The FAQ posted on some of the recent developments with GOG, like the whole “patron” thing and also changing ownership, has this one entry that’s essentially “Is GOG in financial trouble?” and the answer is along the likes of “No, we’re fine, everything’s great.” And something I’ve noticed before is when someone keeps insisting that they’re fine is that they’re more likely to not entirely be fine if at all. That also goes for me. I have not been sleeping the best lately for one thing. But my main point is wondering just how well or poorly things are going over at that storefront and their desire to stick with DRM-free releases as well as attempting to be more willing to host games that are being banned from other storefronts by pressure of fascist banking. When it comes to other major market governments, a.k.a. “gamers” with massive quotes, putting pressure on games however, they’re less likely to stand up for it.
Either way, their most recent sale banner has some obvious signs of being slopped out, and essentially the presence of something like that up front and center just makes things seem low-effort, like they didn’t care about doing this sale or couldn’t even afford to pay someone 5 bucks or the regional equivalent to scribble on a napkin real quick, or even get some existing employee to do it. Even a generic-looking Photoshop template would have been better to get the point across, like for the other banner they did to advertise the year-end recap they’re doing like so many other sites do now.

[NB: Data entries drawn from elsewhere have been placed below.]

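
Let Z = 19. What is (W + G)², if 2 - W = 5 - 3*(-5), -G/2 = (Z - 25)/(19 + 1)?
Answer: 7569/25 ≈ 302.76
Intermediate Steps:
G = ⅗ (G = -2*(19 - 25)/(19 + 1) = -(-12)/20 = -2*(-3/10) = ⅗ ≈ 0.60000)
W = -18 (W = 2 - (5 - 3*(-5)) = 2 - (5 + 15) = 2 - 1*20 = 2 - 20 = -18)
(W + G)² = (-18 + ⅗)² = (-87/5)² = 7569/25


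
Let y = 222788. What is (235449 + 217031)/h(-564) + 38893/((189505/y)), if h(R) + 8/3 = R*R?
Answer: 206724799660868/4521020785 ≈ 45725.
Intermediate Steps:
h(R) = -8/3 + R² (h(R) = -8/3 + R*R = -8/3 + R²)
(235449 + 217031)/h(-564) + 38893/((189505/y)) = (235449 + 217031)/(-8/3 + (-564)²) + 38893/((189505/222788)) = 452480/(-8/3 + 318096) + 38893/((189505*(1/222788))) = 452480/(954280/3) + 38893/(189505/222788) = 452480*(3/954280) + 38893*(222788/189505) = 33936/23857 + 8664893684/189505 = 206724799660868/4521020785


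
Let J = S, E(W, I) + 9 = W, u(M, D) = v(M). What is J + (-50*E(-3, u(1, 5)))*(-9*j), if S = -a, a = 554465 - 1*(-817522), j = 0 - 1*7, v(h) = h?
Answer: -1334187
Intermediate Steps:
u(M, D) = M
j = -7 (j = 0 - 7 = -7)
E(W, I) = -9 + W
a = 1371987 (a = 554465 + 817522 = 1371987)
S = -1371987 (S = -1*1371987 = -1371987)
J = -1371987
J + (-50*E(-3, u(1, 5)))*(-9*j) = -1371987 + (-50*(-9 - 3))*(-9*(-7)) = -1371987 - 50*(-12)*63 = -1371987 + 600*63 = -1371987 + 37800 = -1334187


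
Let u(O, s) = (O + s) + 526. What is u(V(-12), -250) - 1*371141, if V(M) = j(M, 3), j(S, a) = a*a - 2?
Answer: -370858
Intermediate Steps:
j(S, a) = -2 + a² (j(S, a) = a² - 2 = -2 + a²)
V(M) = 7 (V(M) = -2 + 3² = -2 + 9 = 7)
u(O, s) = 526 + O + s
u(V(-12), -250) - 1*371141 = (526 + 7 - 250) - 1*371141 = 283 - 371141 = -370858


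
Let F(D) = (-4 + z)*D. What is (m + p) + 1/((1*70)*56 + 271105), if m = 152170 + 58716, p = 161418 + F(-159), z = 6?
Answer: 102305449651/275025 ≈ 3.7199e+5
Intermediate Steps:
F(D) = 2*D (F(D) = (-4 + 6)*D = 2*D)
p = 161100 (p = 161418 + 2*(-159) = 161418 - 318 = 161100)
m = 210886
(m + p) + 1/((1*70)*56 + 271105) = (210886 + 161100) + 1/((1*70)*56 + 271105) = 371986 + 1/(70*56 + 271105) = 371986 + 1/(3920 + 271105) = 371986 + 1/275025 = 102305449651/275025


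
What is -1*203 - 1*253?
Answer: -456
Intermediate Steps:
-1*203 - 1*253 = -203 - 253 = -456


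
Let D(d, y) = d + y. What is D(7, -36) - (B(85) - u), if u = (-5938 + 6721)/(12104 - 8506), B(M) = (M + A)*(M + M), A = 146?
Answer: -141397019/3598 ≈ -39299.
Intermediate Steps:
B(M) = 2*M*(146 + M) (B(M) = (M + 146)*(M + M) = (146 + M)*(2*M) = 2*M*(146 + M))
u = 783/3598 ≈ 0.21762
D(7, -36) - (B(85) - u) = (7 - 36) - (2*85*(146 + 85) - 1*783/3598) = -29 - (2*85*231 - 783/3598) = -29 - (39270 - 783/3598) = -29 - 1*141292677/3598 = -29 - 141292677/3598 = -141397019/3598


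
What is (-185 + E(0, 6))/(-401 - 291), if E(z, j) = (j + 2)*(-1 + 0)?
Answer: 193/692 ≈ 0.27890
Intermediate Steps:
E(z, j) = -2 - j (E(z, j) = (2 + j)*(-1) = -2 - j)
(-185 + E(0, 6))/(-401 - 291) = (-185 + (-2 - 1*6))/(-401 - 291) = (-185 + (-2 - 6))/(-692) = (-185 - 8)*(-1/692) = -193*(-1/692) = 193/692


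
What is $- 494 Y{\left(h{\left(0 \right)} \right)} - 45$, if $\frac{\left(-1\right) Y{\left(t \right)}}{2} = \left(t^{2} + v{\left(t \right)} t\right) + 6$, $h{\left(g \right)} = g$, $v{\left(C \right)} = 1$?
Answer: $5883$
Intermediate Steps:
$Y{\left(t \right)} = -12 - 2 t - 2 t^{2}$ ($Y{\left(t \right)} = - 2 \left(\left(t^{2} + 1 t\right) + 6\right) = - 2 \left(\left(t^{2} + t\right) + 6\right) = - 2 \left(\left(t + t^{2}\right) + 6\right) = - 2 \left(6 + t + t^{2}\right) = -12 - 2 t - 2 t^{2}$)
$- 494 Y{\left(h{\left(0 \right)} \right)} - 45 = - 494 \left(-12 - 0 - 2 \cdot 0^{2}\right) - 45 = - 494 \left(-12 + 0 - 0\right) - 45 = - 494 \left(-12 + 0 + 0\right) - 45 = \left(-494\right) \left(-12\right) - 45 = 5928 - 45 = 5883$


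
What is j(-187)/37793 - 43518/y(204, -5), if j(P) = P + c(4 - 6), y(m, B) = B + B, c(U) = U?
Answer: 117476706/26995 ≈ 4351.8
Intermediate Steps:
y(m, B) = 2*B
j(P) = -2 + P (j(P) = P + (4 - 6) = P - 2 = -2 + P)
j(-187)/37793 - 43518/y(204, -5) = (-2 - 187)/37793 - 43518/(2*(-5)) = -189*1/37793 - 43518/(-10) = -27/5399 - 43518*(-⅒) = -27/5399 + 21759/5 = 117476706/26995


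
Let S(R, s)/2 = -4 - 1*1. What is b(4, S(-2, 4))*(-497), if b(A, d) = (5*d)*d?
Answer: -248500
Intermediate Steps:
S(R, s) = -10 (S(R, s) = 2*(-4 - 1*1) = 2*(-4 - 1) = 2*(-5) = -10)
b(A, d) = 5*d²
b(4, S(-2, 4))*(-497) = (5*(-10)²)*(-497) = (5*100)*(-497) = 500*(-497) = -248500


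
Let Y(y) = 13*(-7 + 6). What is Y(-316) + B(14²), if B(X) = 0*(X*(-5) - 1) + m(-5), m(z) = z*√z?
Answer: -13 - 5*I*√5 ≈ -13.0 - 11.18*I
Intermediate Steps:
m(z) = z^(3/2)
Y(y) = -13 (Y(y) = 13*(-1) = -13)
B(X) = -5*I*√5 (B(X) = 0*(X*(-5) - 1) + (-5)^(3/2) = 0*(-5*X - 1) - 5*I*√5 = 0*(-1 - 5*X) - 5*I*√5 = 0 - 5*I*√5 = -5*I*√5)
Y(-316) + B(14²) = -13 - 5*I*√5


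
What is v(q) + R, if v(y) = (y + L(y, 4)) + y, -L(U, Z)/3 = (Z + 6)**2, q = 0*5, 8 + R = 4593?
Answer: 4285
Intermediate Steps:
R = 4585 (R = -8 + 4593 = 4585)
q = 0
L(U, Z) = -3*(6 + Z)**2 (L(U, Z) = -3*(Z + 6)**2 = -3*(6 + Z)**2)
v(y) = -300 + 2*y (v(y) = (y - 3*(6 + 4)**2) + y = (y - 3*10**2) + y = (y - 3*100) + y = (y - 300) + y = (-300 + y) + y = -300 + 2*y)
v(q) + R = (-300 + 2*0) + 4585 = (-300 + 0) + 4585 = -300 + 4585 = 4285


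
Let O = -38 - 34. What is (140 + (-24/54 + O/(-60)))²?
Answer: 40119556/2025 ≈ 19812.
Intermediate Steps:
O = -72
(140 + (-24/54 + O/(-60)))² = (140 + (-24/54 - 72/(-60)))² = (140 + (-24*1/54 - 72*(-1/60)))² = (140 + (-4/9 + 6/5))² = (140 + 34/45)² = (6334/45)² = 40119556/2025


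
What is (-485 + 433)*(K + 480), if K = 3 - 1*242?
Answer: -12532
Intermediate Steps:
K = -239 (K = 3 - 242 = -239)
(-485 + 433)*(K + 480) = (-485 + 433)*(-239 + 480) = -52*241 = -12532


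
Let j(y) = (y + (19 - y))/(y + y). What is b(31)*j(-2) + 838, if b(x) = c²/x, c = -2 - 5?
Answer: 102981/124 ≈ 830.49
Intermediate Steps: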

I’ve noticed the same thing for a number of random Steam games, which don’t use any sort of generated assets anywhere in the actual game but the graphics they put up to advertise it are all generated, and by current Steam policy they have to disclose any user-facing “AI” generated content, which is how I know this for sure rather than just assuming that’s the case by looking at how generic the banners are. All I know is that at least to me it generates this sense of not caring about the product, like going through the effort of making a game then just being like “OK Alexa Google Whoever sell this crap for me.” It’s not even about the “taking jobs from artists” argument, which is still valid here, they just look either too lazy or poor to paste some text over a cropped screenshot as a bare minimum. That can be done in Microsoft Paint fairly quickly, even and especially versions before all the random Win11 features they shoved into that and Notepad.
So with this, as well as the recent thing about being able to “donate” money to GOG for apparently supporting their preservation program, and the decision to officially split off from CD Projekt Red to be run independently for whatever reason that I’m trying to figure out the real reason behind, everything’s just up in the air as far as my feelings about things. They did make some major pushes for some unexpected additions to re-release and have run better on modern PCs, and apparently also had a profit this last time around according to some reports which I haven’t verified, but I’m wondering what it would take to keep this up or at least stay afloat. I’m no business expert so I can’t say anything for certain. At least if they are under threat of going under, there’s the option to download whatever’s in the library to install offline for whoever’s got disk space to hoard things, even as much as they like to push their optional client with sometimes achievements and occasional cloud save support.
With Steam, there’s been the mention somewhere about the “final update” to unlock all the games to run offline forever in case Valve was in that sort of danger, but currently they seem to be doing quite fine, plus the renewed push into hardware and expanding Linux support for games in general. Of course they’re also looking to release new hardware in a market where even the most basic Grandma e-mail computer will cost at least six months worth of pension while several corporations are rushing out their “cloud PC solutions” to “fix” the problem they made going too hard into “AI”, so no idea how much this will sell between adjusted market price and that they’re also not going to be selling them in stores other than their own direct online thing in most regions. Apparently Japan is the exception for that with their official partnered store in selling Steam Decks over there. And I swear I bought my then-new classic Steam Controller from a GameStop if I remember right, or at least saw them sold there.
GOG is also looking to expand more into Linux, with not just having the occasional native Linux versions of their games, which those offline installers come in the form of a gigantic Bash script or something weird like that, but also making their optional launcher work there as well so people aren’t just using the third-party ones that appeared because of that lack of support. However I don’t know that they’ll be making compatibility for the games themselves more available though, unless they make use of the work that Valve has been backing as a general solution for anything outside of native and DOSBox.
They also mention something about using “AI” tools in their job posting about building the launcher for Linux, which some folks have taken to imply as “vibe coding” the whole thing, which that is such a douche-ass term. Actually if it’s a douche for an ass, it would be an enema, so it’d be an enema-ass term, even if that latter part is redundant. Either way that mention could also be referring to something more like what I’ve seen some people do at my work, which is occasionally asking some random chatbot how to do a thing in code instead of having it generate the whole mess messily. I just still stick with the usual “search for this thing in docs or on Stack Overflow or whatever” as I already have been since I haven’t found using a chatbot practical at any point yet. Or even the summary thing that’s in nearly every search engine I’ve heard of that I just would like to have not exist unless I specifically ask for it, which I probably won’t. Seriously, not everything needs to be summarized or a chatbot, it’s only dumping more cash into the drain they already filled when they first “invested”.